My Favorite Authors

[Note: The original version of this dates back to the 20th century. I've revised it, but still, if I were writing it from scratch now some of the names might be different.]

Who's my favorite author? It varies over time.

Really, it's a hard question. It may not seem like it, but it is. I've been reading science fiction and fantasy for more than forty years now, and I have a lot of favorites. If I have to name a single book I think is the best one out there, though, I guess I'd say Alfred Bester's The Stars My Destination. William Gibson's Neuromancer is excellent, too--and Robert Heinlein's The Door into Summer, and George R.R. Martin's Dying of the Light.

Then there are the authors who are consistently excellent without having one stand-out book, like Fritz Leiber and Terry Pratchett. (I Like Pratchett enough that I wrote an entire book about his work.)

I've put together an entire page of some of my more obscure favorites in the SF/fantasy field, as well, and then there's my relatively recent good reading.

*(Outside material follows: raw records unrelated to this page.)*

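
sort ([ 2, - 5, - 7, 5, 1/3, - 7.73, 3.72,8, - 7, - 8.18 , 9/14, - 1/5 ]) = [ - 8.18, - 7.73 , - 7, - 7,-5, - 1/5,  1/3, 9/14, 2,  3.72, 5, 8 ]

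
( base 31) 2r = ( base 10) 89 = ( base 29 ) 32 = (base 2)1011001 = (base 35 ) 2j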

But that's all staying within the genre. Outside, a favorite is C.S. Forester. He didn't write science fiction; he mostly wrote war stories. The work I enjoy the most, and which I read over and over, is the series he did about Horatio Hornblower, of the British Royal Navy--born 1776, served at sea from 1792 until 1823, rising from midshipman to admiral; there's also one short story set in 1848, long after he retired.

And I also admire Dorothy Sayers, Rex Stout, and Raymond Chandler, who wrote mysteries; Jane Austen and Emily Bronte, who wrote romances; Kurt Vonnegut and J.D. Salinger and various others. Getting back to SF and fantasy, Ray Bradbury and Anne McCaffrey and John Crowley should be mentioned.

Sorry if I'm giving too many names. There's so much good stuff out there that I hate to see people limit themselves to a single category, or just a few authors. I know there's plenty of junk, too, and you want to avoid wasting time on it.

One reason my work strikes some people as out of the ordinary is that it's been influenced by a variety of authors, taking what I like from each and combining it in new ways.